Adanya pemanfaatan limbah cangkang kepiting menjadi tepung sebagai bahan penambahan pangan berkalsium tinggi ini merupakan gagasan yang diberikan oleh dua mahasiswa Kema FPIK, yaitu M. Fikry Adrian (Perikanan 2017) dan Siti Faridah (Perikanan 2017) pada kegiatan National Essay Competition Kovalen Edu Fair IX 2019 yang diselenggarakan oleh Himpunan Mahasiswa Prodi Kimia Kovalen Universitas Sebelas Maret pada tanggal 26-27 Oktober 2019, dengan mengusung tema kegiatan yaitu “Realisasi Peran Generasi Milenial dalam Mendukung Pembangunan Berkelanjutan Guna Terciptanya Sustainable Development Goals (SDGs) Tahun 2030”.

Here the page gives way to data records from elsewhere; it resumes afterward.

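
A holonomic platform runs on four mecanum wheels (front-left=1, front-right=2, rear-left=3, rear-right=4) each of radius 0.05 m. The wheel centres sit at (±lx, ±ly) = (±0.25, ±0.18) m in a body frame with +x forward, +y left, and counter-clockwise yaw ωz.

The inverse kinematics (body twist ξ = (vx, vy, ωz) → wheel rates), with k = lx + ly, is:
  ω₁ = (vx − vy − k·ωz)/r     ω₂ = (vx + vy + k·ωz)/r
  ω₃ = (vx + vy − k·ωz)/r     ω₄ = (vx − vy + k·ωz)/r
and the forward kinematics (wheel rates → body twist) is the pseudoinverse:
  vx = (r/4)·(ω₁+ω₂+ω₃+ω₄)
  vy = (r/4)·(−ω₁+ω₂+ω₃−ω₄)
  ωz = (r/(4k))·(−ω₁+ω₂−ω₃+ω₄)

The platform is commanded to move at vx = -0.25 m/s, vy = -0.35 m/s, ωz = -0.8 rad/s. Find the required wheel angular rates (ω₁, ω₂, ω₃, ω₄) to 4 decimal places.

(8.8800, -18.8800, -5.1200, -4.8800)

k = lx + ly = 0.25 + 0.18 = 0.4300;  k·ωz = 0.4300·-0.8 = -0.3440
ω₁ (FL) = (vx − vy − k·ωz)/r = 0.4440/0.05 = 8.8800
ω₂ (FR) = (vx + vy + k·ωz)/r = -0.9440/0.05 = -18.8800
ω₃ (RL) = (vx + vy − k·ωz)/r = -0.2560/0.05 = -5.1200
ω₄ (RR) = (vx − vy + k·ωz)/r = -0.2440/0.05 = -4.8800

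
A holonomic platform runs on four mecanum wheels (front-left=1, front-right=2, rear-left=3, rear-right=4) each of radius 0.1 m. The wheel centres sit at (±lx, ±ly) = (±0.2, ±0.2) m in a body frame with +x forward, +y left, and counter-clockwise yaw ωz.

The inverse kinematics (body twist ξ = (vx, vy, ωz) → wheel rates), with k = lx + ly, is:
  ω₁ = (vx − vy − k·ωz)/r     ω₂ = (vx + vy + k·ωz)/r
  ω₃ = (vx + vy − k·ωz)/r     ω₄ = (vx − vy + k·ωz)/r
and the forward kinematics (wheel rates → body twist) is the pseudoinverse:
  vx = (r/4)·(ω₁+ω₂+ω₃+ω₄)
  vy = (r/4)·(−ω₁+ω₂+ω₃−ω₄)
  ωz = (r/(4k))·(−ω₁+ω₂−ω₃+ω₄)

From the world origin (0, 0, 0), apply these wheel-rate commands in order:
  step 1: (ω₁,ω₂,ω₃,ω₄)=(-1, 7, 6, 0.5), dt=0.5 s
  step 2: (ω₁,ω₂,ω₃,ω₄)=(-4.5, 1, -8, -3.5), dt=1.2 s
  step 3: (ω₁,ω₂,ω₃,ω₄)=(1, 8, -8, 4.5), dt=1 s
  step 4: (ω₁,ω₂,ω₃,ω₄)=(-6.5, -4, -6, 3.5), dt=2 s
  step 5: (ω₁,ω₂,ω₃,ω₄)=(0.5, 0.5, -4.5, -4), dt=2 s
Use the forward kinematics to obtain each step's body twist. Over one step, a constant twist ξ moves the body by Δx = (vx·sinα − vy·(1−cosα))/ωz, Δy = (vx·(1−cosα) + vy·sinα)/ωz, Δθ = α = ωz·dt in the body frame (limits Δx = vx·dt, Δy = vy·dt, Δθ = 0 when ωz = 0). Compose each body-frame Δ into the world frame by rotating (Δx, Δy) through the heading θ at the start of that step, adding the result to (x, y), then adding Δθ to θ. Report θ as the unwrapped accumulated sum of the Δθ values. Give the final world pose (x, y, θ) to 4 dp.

(0.8794, 0.4004, 3.6094)

step 1: ξ=(vx,vy,ωz)=(0.3125, 0.3375, 0.1562), dt=0.5 → body Δ=(0.1495, 0.1747, 0.0781) → world pose (0.1495, 0.1747, 0.0781)
step 2: ξ=(vx,vy,ωz)=(-0.3750, 0.0250, 0.6250), dt=1.2 → body Δ=(-0.4197, -0.1337, 0.7500) → world pose (-0.2585, 0.0086, 0.8281)
step 3: ξ=(vx,vy,ωz)=(0.1375, -0.1375, 1.2188), dt=1.0 → body Δ=(0.1798, -0.0320, 1.2188) → world pose (-0.1133, 0.1194, 2.0469)
step 4: ξ=(vx,vy,ωz)=(-0.3250, -0.1750, 0.7500), dt=2.0 → body Δ=(-0.2154, -0.6354, 1.5000) → world pose (0.5502, 0.2192, 3.5469)
step 5: ξ=(vx,vy,ωz)=(-0.1875, -0.0125, 0.0312), dt=2.0 → body Δ=(-0.3740, -0.0367, 0.0625) → world pose (0.8794, 0.4004, 3.6094)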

Begitu merasa bangga bagi kedua mahasiswa perwakilan FPIK yang dapat berpartisipasi dengan mempresentasikan hasil karya essay yang dibuatnya pada kegiatan Grand Final bersaing dengan sembilan tim lainnya dalam mengemukakan gagasannya demi terciptanya SDGs sesuai tema yang diusung. Adanya kegiatan-kegiatan semacam ini yang diikuti oleh para mahasiswa FPIK diharapkan dapat meningkatkan kualitas sumber daya Kema FPIK menjadi lebih unggul dan mampu bersaing dengan sumber daya dari universitas lain untuk membuktikan bahwa Universitas Padjadjaran memiliki banyak generasi muda yang dapat bermanfaat dan berperan penting bagi bangsa dan negara.